Feral is better than ambien




I try to treat every film I watch fairly. To do this, I manage my expectations. If a film is billed as an erotic thriller, I don’t compare it to Citizen Kane. Instead, I ask how well it did what it set out to do.  If a film has a low budget, I don’t compare its FX to Avengers. I also look for something that makes the film worthwhile. Sometimes a movie isn’t very good, but there’s one thing in it that makes you glad you saw it. Think of Primal Fear, a terrible movie that deserves to exist because of an outstanding performance by a young Edward Norton.  Sometimes it’s top-notch make-up FX that I enjoy. Sometimes it’s an engaging subplot. Most movies have something. Feral has nothing.

You tend to expect any movie with a “name” actor in it to have a baseline level of competence. Feral fucks that expectation right up.  The plot is pretty simple. Three couples go on a camping trip in the middle of nowhere. One of them is attacked and killed by something. The others succumb to a sickness that turns them into wild zombie-like creatures one by one. That’s it. Further summary isn’t really warranted as nothing novel or interesting happens. Sure, then meet a man who lives in the woods and take refuge in his cabin, so that’s more plot, but by then we don’t really care. 

The attempts at character development are thin, and kind of cliché. There’s a romantic triangle that isn’t believable, mostly because the people involved seem less like actual humans and more like some novice screenwriter’s half remembered recollections of characters in other, better, movies.

The star is Scout Taylor Compton (who was good in Rob Zombie’s Halloween, and other films). Here she is wasted. The screenplay gives her no real character traits and nothing to do.  



The “characters” stumble about behaving almost entirely but not completely unlike humans.  They make stupid decision after stupid decision and eventually we start to forget which of them is which as they are all identical in their stupidity. The dumb is fractal. No matter how closely you look it is always the same amount of dumb in the same dull shapes.

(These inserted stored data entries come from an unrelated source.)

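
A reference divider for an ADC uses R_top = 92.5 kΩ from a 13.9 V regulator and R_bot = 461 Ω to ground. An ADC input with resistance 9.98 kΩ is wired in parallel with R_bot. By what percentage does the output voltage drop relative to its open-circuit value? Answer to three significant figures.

The divider's output (Thévenin) resistance is R_top‖R_bot = 458.7 Ω.
Fractional drop under load = R_th/(R_th + R_L) = 458.7 / (458.7 + 9980) = 0.04394.
So the output falls by 4.39 %.

4.39 %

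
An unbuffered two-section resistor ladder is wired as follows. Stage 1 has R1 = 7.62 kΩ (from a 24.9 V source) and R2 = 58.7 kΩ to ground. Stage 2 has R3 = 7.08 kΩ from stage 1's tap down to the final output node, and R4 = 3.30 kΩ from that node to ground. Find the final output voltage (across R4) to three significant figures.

Stage 2 presents R3+R4 = 10.38 kΩ as a load on stage 1's tap.
Stage 1's lower leg becomes R2‖(R3+R4) = 8.820 kΩ, so V_mid = 24.9 × 8.820/16.44 = 13.36 V.
Stage 2 is itself unloaded: V_out = V_mid × R4/(R3+R4) = 13.36 × 3.30/10.38 = 4.25 V.

V_out ≈ 4.25 V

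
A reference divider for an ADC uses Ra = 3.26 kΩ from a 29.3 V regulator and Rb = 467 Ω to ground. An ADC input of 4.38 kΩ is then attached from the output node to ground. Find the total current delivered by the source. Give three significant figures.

Rb‖R_L = 422.0 Ω, so the source sees Ra + Rb‖R_L = 3682 Ω.
I = 29.3 V / 3682 Ω = 7.96 mA.

I ≈ 7.96 mA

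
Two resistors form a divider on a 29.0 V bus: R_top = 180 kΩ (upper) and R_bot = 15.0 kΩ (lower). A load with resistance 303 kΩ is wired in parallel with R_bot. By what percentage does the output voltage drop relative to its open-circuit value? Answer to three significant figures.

The divider's output (Thévenin) resistance is R_top‖R_bot = 13.85 kΩ.
Fractional drop under load = R_th/(R_th + R_L) = 13.85 / (13.85 + 303) = 0.04370.
So the output falls by 4.37 %.

4.37 %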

Perhaps the most annoying thing about this film is the total failure to understand how establishing shots are meant to work. The establishing shot is a foundational part of film grammar.  Say you have a scene that takes place in an office.  You might start with a static shot of a big building , then cut to the office.  This grounds the location for the audience.  It helps create realism,  and to build a larger world. You only need to do this once. The next time we see that office set, the audience will remember that it was in the big building.

This film doesn't get that. Again and again we get the establishing shot of the same cabin before cutting to the action inside.  It's boring and amateurish.  It also causes a second problem,  which I call Chekhov's ax.

In each exterior shot of the cabin we see an ax. The first time it's no big deal, but as the litany of repeated shots wears on we start to think that maybe the movie is up to something
 Maybe that ax will be important.

The ax will never be important. 
Thy FX are bland. The music is flavorless. The trees at least look like real trees and watching this slog of a movie I started to feel badly for them. These trees did not deserve the indignity of being featured in this monument to wasted investor funds. Whoever paid for this movie should demand a refund.

Feral made me tired. I wanted to be angry that it had wasted my time, but honestly what would be the point.  Mostly I feel like I need a hot shower and a long nap.